Efficiently train model#

I just realised that we have to set the environment variable every single time we want to use the tessellation geometry.

I made a job script for sbatch training.

#!/bin/bash
#SBATCH --nodes 1
#SBATCH --cpus-per-task 8
#SBATCH --time 06:00:00
#SBATCH --ntasks=1
#SBATCH --job-name Nvidia-modulus-jupyter-lab
#SBATCH -o /scratch/s.1915438/jupyter_log/jupyter-lab-%J.log
#SBATCH -e /scratch/s.1915438/jupyter_log/jupyter-lab-%J.log
#SBATCH --gres=gpu:1
#SBATCH --account=scw1901
#SBATCH --partition=accel_ai

# get tunneling info

port=8888
node=$(hostname -s)
user=$(whoami)


# run jupyter notebook
cd /scratch/s.1915438
source modulus_pysdf/modulus_pysdf/bin/activate

# set environment variable for PySDF
cd /scratch/s.1915438/Modulus_source/Modulus/external
export LD_LIBRARY_PATH=$(pwd)/lib/:${LD_LIBRARY_PATH}

cd /scratch/s.1915438
# Run Jupyter lab
jupyter-lab --no-browser --port=${port} --ip=${node}

However, a better option is to port forward the Jupyter-lab with a Python venv of our choice.

Create a bash file in the \scratch or partition of your choice.

cd /scratch/s.1915438
source modulus_pysdf/modulus_pysdf/bin/activate

# set environment variable for PySDF
cd /scratch/s.1915438/Modulus_source/Modulus/external
export LD_LIBRARY_PATH=$(pwd)/lib/:${LD_LIBRARY_PATH}

cd /scratch/s.1915438
# Run Jupyter lab
jupyter-lab

I named it new_modulus.sh.

Before we port forward we have to update the Jupyter-lab.

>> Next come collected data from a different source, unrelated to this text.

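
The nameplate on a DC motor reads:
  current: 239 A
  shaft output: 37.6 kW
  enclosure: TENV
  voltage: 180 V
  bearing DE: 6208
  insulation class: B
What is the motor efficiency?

P_out = 37.6 kW = 37600 W
P_in = V·I = 180 × 239 = 43020 W
η = P_out / P_in = 37600 / 43020 = 0.874 = 87.4%

87.4 %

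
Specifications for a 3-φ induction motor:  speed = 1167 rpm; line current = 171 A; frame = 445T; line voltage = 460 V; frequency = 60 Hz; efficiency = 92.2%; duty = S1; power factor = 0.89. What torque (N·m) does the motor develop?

915 N·m

P_in = √3·V·I·cosφ = 1.732 × 460 × 171 × 0.89 = 121253 W
P_out = η·P_in = 0.922 × 121253 = 111795 W
n = 1167 rpm
ω = 2π×1167/60 = 122.2 rad/s
τ = P_out/ω = 111795/122.2 = 915 N·m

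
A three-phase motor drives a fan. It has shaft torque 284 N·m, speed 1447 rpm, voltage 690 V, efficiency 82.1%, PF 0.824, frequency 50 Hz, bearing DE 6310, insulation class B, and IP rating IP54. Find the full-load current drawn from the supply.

53.2 A

ω = 2π×1447/60 = 151.5 rad/s; P_out = τω = 284 × 151.5 = 43026 W
P_in = P_out / η = 43026 / 0.821 = 52407 W
I_L = P_in / (√3·V_L·cosφ) = 52407 / (1.732 × 690 × 0.824) = 53.2 A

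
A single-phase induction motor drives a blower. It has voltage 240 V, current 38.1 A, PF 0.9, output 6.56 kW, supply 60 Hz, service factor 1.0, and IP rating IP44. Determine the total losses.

P_in = V·I·cosφ = 240×38.1×0.9 = 8230 W
P_out = 6560 W
Losses = P_in − P_out = 8230 − 6560 = 1670 W

1.67 kW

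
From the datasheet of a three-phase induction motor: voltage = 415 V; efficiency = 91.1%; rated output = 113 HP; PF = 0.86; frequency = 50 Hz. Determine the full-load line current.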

pip install --upgrade jupyterlab

[s.1915438@sl2 ~]$ cd /scratch/s.1915438
[s.1915438@sl2 s.1915438]$ source modulus_pysdf/modulus_pysdf/bin/activate
(modulus_pysdf) [s.1915438@sl2 s.1915438]$ pip install --upgrade jupyterlab

Now to port forward the Jupyter-lab. we can type this

ssh -L 8888:localhost:8888 -t s.1915438@sunbird.swansea.ac.uk "bash /scratch/s.1915438/new_modulus.sh"

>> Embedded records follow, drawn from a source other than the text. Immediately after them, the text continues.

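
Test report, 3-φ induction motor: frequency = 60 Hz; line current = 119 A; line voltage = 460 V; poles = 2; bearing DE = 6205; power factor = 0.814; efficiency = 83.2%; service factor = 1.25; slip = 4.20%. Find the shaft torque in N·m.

178 N·m

P_in = √3·V·I·cosφ = 1.732 × 460 × 119 × 0.814 = 77175 W
P_out = η·P_in = 0.832 × 77175 = 64210 W
n_s = 120×60/2 = 3600 rpm; n = 3600×(1−0.042) = 3449 rpm
ω = 2π×3449/60 = 361.2 rad/s
τ = P_out/ω = 64210/361.2 = 178 N·m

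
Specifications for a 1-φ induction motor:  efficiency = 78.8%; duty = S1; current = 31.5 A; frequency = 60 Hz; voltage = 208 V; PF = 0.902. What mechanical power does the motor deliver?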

if the port is not free then we can change the port our local port binding.

ssh -L local_port:destination_server_ip:sunbird_port ssh_server_hostname

ssh -L 8889:localhost:8888 -t s.1915438@sunbird.swansea.ac.uk "bash /scratch/s.1915438/new_modulus.sh"

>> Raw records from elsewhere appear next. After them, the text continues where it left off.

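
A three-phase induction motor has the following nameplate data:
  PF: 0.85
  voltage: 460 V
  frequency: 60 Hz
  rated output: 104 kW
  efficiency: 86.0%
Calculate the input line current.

P_out = 104 kW = 104000 W
P_in = P_out / η = 104000 / 0.860 = 120930 W
I_L = P_in / (√3·V_L·cosφ) = 120930 / (1.732 × 460 × 0.85) = 179 A

179 A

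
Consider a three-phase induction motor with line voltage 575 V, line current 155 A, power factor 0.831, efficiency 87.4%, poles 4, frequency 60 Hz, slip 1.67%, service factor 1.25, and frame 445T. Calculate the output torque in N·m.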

salloc --nodes=1 --account=scw1901 --partition=accel_ai --gres=gpu:1
srun --pty bash
python FILENAME

salloc --nodes=1 --account=scw1901 --partition=accel_ai --gres=gpu:1
srun --pty bash
python aneurysm.py
training:
  max_steps: 1500000
  grad_agg_freq: 1
  rec_results_freq: 10000
  rec_validation_freq: ${training.rec_results_freq}
  rec_inference_freq: ${training.rec_results_freq}
  rec_monitor_freq: ${training.rec_results_freq}
  rec_constraint_freq: 50000
  save_network_freq: 1000
  print_stats_freq: 100
  summary_freq: 1000
  amp: false
  amp_dtype: float16
  ntk:
    use_ntk: false
    save_name: null
    run_freq: 1000
profiler:
  profile: false
  start_step: 0
  end_step: 10

[AND SO ON]

Also, Modulus examples with tessellation will only work if we start the training. afresh.